You can check a 1980 volume of Bowditch, for example. The modern computed versions we have at www.starpath.com/calc are essentially what has been known for decades. The factor of 1.17 has varied a bit over time as one learns more about refraction and indeed the formula does depend on air temp and pressure when done best.

To see older presentations check this link to Lecky 1918 version (19th ed)

https://play.google.com/books/reader?id=dmbOAAAAMAAJ&hl=en&pg=GBS.PA694

but this was essentially the same in the first ed from 1881.The actual methods date from Euclid's invention of geometry in ~250 BC. So this is old stuff.

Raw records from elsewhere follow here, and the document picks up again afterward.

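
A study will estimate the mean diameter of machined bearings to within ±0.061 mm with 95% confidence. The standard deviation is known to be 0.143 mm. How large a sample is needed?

22

For a mean, the margin of error is E = z·σ/√n, so n = (zσ/E)².
At 95% confidence, z = 1.960.
n = (1.960 × 0.143 / 0.061)² = 21.11
Round up: n = 22.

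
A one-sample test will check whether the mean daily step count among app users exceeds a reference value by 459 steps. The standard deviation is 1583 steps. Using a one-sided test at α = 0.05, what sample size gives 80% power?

74

For a one-sample z-test, n = ((z_α + z_β)·σ/δ)².
z_α = 1.645 (one-sided α = 0.05); z_β = 0.842 (power 80% → β = 0.2).
n = (2.487 × 1583 / 459)² = 73.57
Round up: n = 74.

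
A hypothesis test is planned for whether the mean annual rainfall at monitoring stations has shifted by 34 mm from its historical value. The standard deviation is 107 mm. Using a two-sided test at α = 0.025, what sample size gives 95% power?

For a one-sample z-test, n = ((z_{α/2} + z_β)·σ/δ)².
z_{α/2} = 2.241 (two-sided α = 0.025); z_β = 1.645 (power 95% → β = 0.05).
n = (3.886 × 107 / 34)² = 149.56
Round up: n = 150.

150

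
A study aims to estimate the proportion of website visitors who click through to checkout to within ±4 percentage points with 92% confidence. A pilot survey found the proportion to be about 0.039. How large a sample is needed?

72

For a proportion with margin E = 0.04 at 92% confidence, z = 1.751.
n = p̂(1−p̂)(z/E)² = 0.039 × 0.961 × (1.751/0.04)² = 71.82
Round up: n = 72.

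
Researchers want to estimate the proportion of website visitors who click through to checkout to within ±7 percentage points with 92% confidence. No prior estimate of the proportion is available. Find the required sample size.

For a proportion with margin E = 0.07 at 92% confidence, z = 1.751.
With no prior estimate, use p = 0.5, which maximizes p(1−p) at 0.25.
n = 0.25 × (z/E)² = 0.25 × (1.751/0.07)² = 156.43
Round up: n = 157.

157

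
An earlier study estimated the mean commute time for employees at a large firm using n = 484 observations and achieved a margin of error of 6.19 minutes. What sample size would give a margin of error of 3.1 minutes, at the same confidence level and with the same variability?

Margin of error scales as 1/√n, so n₂ = n₁·(E₁/E₂)².
n₂ = 484 × (6.19/3.1)² = 484 × 3.987 = 1929.71
Round up: n₂ = 1930.

1930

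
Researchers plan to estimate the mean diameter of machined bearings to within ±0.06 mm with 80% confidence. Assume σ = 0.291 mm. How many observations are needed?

For a mean, the margin of error is E = z·σ/√n, so n = (zσ/E)².
At 80% confidence, z = 1.282.
n = (1.282 × 0.291 / 0.06)² = 38.66
Round up: n = 39.

n = 39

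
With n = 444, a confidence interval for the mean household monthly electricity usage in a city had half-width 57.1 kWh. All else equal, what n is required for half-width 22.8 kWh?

Margin of error scales as 1/√n, so n₂ = n₁·(E₁/E₂)².
n₂ = 444 × (57.1/22.8)² = 444 × 6.272 = 2784.77
Round up: n₂ = 2785.

n = 2785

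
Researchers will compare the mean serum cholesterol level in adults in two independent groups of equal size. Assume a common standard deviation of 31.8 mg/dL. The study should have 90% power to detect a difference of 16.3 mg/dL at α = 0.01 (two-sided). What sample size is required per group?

114 per group

For two equal groups, n per group = 2·((z_{α/2} + z_β)·σ/δ)².
z_{α/2} = 2.576; z_β = 1.282 (power 90%).
n = 2 × (3.858 × 31.8 / 16.3)² = 2 × 56.65 = 113.30
Round up: n = 114 per group.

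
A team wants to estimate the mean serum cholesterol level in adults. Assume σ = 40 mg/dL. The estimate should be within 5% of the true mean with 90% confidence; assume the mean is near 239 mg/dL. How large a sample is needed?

31

For a mean, the margin of error is E = z·σ/√n, so n = (zσ/E)².
At 90% confidence, z = 1.645.
E = 5% of 239 = 11.95 mg/dL.
n = (1.645 × 40 / 11.95)² = 30.32
Round up: n = 31.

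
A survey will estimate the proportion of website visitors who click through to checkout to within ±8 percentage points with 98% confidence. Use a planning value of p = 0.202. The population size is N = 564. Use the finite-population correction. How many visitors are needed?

110

For a proportion with margin E = 0.08 at 98% confidence, z = 2.326.
n = p̂(1−p̂)(z/E)² = 0.202 × 0.798 × (2.326/0.08)² = 136.27 — call this n₀.
Finite-population correction with N = 564: n = n₀ / (1 + (n₀−1)/N) = 136.27 / 1.24 = 109.90
Round up: n = 110.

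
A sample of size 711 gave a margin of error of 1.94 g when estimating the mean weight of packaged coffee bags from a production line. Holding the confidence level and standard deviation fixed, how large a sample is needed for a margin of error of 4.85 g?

Margin of error scales as 1/√n, so n₂ = n₁·(E₁/E₂)².
n₂ = 711 × (1.94/4.85)² = 711 × 0.16 = 113.76
Round up: n₂ = 114.

114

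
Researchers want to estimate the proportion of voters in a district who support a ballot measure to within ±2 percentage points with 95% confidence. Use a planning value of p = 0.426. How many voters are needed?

For a proportion with margin E = 0.02 at 95% confidence, z = 1.960.
n = p̂(1−p̂)(z/E)² = 0.426 × 0.574 × (1.960/0.02)² = 2348.41
Round up: n = 2349.

2349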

Our best presentation of all sextant piloting is this book: How to use Plastic Sextants
— with Applications to Metal Sextants and a Review of Sextant Piloting
. This gives you the formulas to work by hand.

We put this in this book because the cheapest plastic sextant is plenty good for most sextant piloting. The only exception is when using very small angles (<2º or so) for long distance off.

And to answer part 1 of your question. The formulas were all in hand on the boat at that time, but not often used because we went where we intended to go. And on those approach charts the circles of fixed distances off were already plotted on the chart before we left. Indeed of the many times I have done that voyage the charts all show these plots. The primary ones being those that marked the visible range to the lights whose heights are all well known. An obvious target in the days before GPS would be toward a region where the visibility of two major lights overlapped.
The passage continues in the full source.